True, but there are many people who will pay that for a bay boat and finance it for up to 15 years. Not me!


----------



## Pocketfisherman (May 30, 2005)

Even more incentives coming on GM trucks since RAM beat them in monthly sales for the first time ever: *http://www.autoblog.com/2014/04/05/chevy-silverado-incentives-losing-to-ram/*


----------



## Charlie in TX (May 4, 2012)

I currently have a 2010 truck. It stickered for $40,020 when. Every so often I look at kbb and build one just like it. The latest sticker was just under $50k. Makes me want to keep my payed off truck just that much more.

Oh. To the original poster. It is not an apples to apples comparison with a moded truck to unmoded.


----------



## HOU Razorback (Feb 21, 2014)

I think what your feeling in the lack of power department is the Allison Transmission doing what it does best, managing power.

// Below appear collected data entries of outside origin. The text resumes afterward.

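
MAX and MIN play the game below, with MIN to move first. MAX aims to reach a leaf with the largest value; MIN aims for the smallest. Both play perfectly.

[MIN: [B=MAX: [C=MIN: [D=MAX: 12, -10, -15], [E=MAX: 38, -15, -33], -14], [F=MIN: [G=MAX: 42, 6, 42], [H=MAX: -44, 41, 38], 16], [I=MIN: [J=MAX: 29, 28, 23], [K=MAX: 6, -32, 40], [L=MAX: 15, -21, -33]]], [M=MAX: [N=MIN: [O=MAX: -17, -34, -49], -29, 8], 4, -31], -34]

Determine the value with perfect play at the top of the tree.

-34

D (MAX): max(12, -10, -15) = 12
E (MAX): max(38, -15, -33) = 38
C (MIN): min(12, 38, -14) = -14
G (MAX): max(42, 6, 42) = 42
H (MAX): max(-44, 41, 38) = 41
F (MIN): min(42, 41, 16) = 16
J (MAX): max(29, 28, 23) = 29
K (MAX): max(6, -32, 40) = 40
L (MAX): max(15, -21, -33) = 15
I (MIN): min(29, 40, 15) = 15
B (MAX): max(-14, 16, 15) = 16
O (MAX): max(-17, -34, -49) = -17
N (MIN): min(-17, -29, 8) = -29
M (MAX): max(-29, 4, -31) = 4
Root (MIN): min(16, 4, -34) = -34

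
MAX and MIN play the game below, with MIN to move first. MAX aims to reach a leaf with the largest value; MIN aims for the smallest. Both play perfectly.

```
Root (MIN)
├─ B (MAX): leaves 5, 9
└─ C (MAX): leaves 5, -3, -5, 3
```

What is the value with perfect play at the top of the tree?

5

B (MAX): max(5, 9) = 9
C (MAX): max(5, -3, -5, 3) = 5
Root (MIN): min(9, 5) = 5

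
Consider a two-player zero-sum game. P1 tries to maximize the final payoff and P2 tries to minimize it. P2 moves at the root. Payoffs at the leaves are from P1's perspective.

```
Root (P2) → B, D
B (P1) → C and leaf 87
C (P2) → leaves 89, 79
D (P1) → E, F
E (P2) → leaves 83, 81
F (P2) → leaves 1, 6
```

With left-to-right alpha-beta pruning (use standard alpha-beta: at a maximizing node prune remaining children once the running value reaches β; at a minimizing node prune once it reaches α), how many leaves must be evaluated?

C [α=-∞,β=+∞]: v=79
B [α=-∞,β=+∞]: v=87
E [α=-∞,β=87]: v=81
F [α=81,β=87]: v=1 after child 1 ≤ α → α-cutoff, skip 1
D [α=-∞,β=87]: v=81
Root [α=-∞,β=+∞]: v=81
Leaves evaluated: 6 of 7.

6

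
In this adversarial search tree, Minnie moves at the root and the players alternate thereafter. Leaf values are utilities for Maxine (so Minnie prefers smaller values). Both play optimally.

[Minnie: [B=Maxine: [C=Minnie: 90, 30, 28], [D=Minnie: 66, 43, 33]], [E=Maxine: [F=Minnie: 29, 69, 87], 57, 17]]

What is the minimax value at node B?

33

C: min(90, 30, 28) = 28
D: min(66, 43, 33) = 33
B: max(28, 33) = 33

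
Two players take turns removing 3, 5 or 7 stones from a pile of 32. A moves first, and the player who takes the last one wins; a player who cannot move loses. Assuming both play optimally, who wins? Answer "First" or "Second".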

Google the heavy duty truck pull and see who won..it was the Chevy. 

Now, I'd by a Ford F250 King Ranch PS Diesel tomorrow if I could, but that Duramax/Allison is one fine combination. Best HD transmission you can get in a truck.


----------



## SSST (Jun 9, 2011)

Chevy haters will always hate, but the Duramax/Allison combo can't be touched, that tranny is always in the right gear. The new High Country package will probably push that truck into the 70's, but man they look sharp!


----------



## leadhead10 (May 14, 2010)

I love my 2011 F250 and if I can sell it or get a decent price for trade in then ill be sporting a 2015 F250 in the near future! Nothing is wrong with it but like DSL_PWR I like new technology!


----------